Communication among peers also served to spread the idea. The nonprofit nutrition-service agencies that, along with MANNA, form the Food Is Medicine Coalition participated vicariously, monitoring the MANNA pilot and study as they progressed. Sharing among the agencies was a trigger for the Medi-Cal pilot and evaluation.

A final lesson is that risks lurk in success. Public administration is littered with successful pilots that go awry as they are expanded. Experience suggests that the most common pitfalls are two: First is failing to stick to the blueprinted program model by diluting the intensity or duration of the intervention to save money. Second is allowing the program to grow beyond the target group for which it is likely to be significantly beneficial or cost-effective.

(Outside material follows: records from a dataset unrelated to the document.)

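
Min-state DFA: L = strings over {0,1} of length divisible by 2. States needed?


Track length mod 2: states 0..1, accept at 0
Minimal DFA: 2 states


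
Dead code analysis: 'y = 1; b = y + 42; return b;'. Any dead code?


y is read by b's definition; b is returned
No dead code


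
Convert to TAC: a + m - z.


Break into single-operator statements:
t1 = a + m
t2 = t1 - z


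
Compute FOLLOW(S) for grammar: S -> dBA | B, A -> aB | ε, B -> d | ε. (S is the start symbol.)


$ ∈ FOLLOW(S). For each A -> αBβ: add FIRST(β)\{ε} to FOLLOW(B); if β nullable, add FOLLOW(A).
FOLLOW(S) = {$}


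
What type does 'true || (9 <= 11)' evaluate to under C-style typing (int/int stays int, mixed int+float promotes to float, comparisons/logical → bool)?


Operand types: bool || bool
Rule: logical operators take bool operands and yield bool
Result type: bool


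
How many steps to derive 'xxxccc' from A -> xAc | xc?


Derivation: A => xAc => xxAcc => xxxccc
Steps: 3


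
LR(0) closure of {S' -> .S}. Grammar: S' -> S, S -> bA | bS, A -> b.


Start: S' -> .S
For each item with dot before a nonterminal B, add B -> .γ for every B-production
Closure: [S' -> .S, S -> .bA, S -> .bS]


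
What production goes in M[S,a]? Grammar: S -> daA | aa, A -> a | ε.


For [S, a]: 'a' ∈ FIRST(aa)
Entry: S -> aa


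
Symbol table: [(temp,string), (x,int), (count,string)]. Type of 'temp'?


Lookup 'temp' → type string


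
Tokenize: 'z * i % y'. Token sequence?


Scan left to right, longest-match per lexeme
Tokens: ID(z), OP(*), ID(i), OP(%), ID(y)


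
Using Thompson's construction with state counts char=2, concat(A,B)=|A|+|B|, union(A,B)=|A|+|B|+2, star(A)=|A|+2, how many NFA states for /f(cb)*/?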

The food-as-medicine experiment seems on track to avoid these pitfalls. The managed-care organizations in Philadelphia are the prescribers, and they are paying for a therapy whose financial and medical outcomes they can measure. On the delivery side, MANNA has formed an internal institute to develop protocols for its nutritional services, food and education, and the nonprofit is moving slowly on replication and expansion until it is confident that it can be done while retaining the program's effectiveness. Chicken soup never got that much attention.

NOTE: This column has been corrected to state that another managed-care organization in Philadelphia was MANNA's partner in the initial study. It also corrects the name of Health Partners Plans and clarifies the work it did in incorporating the program into its capitation program.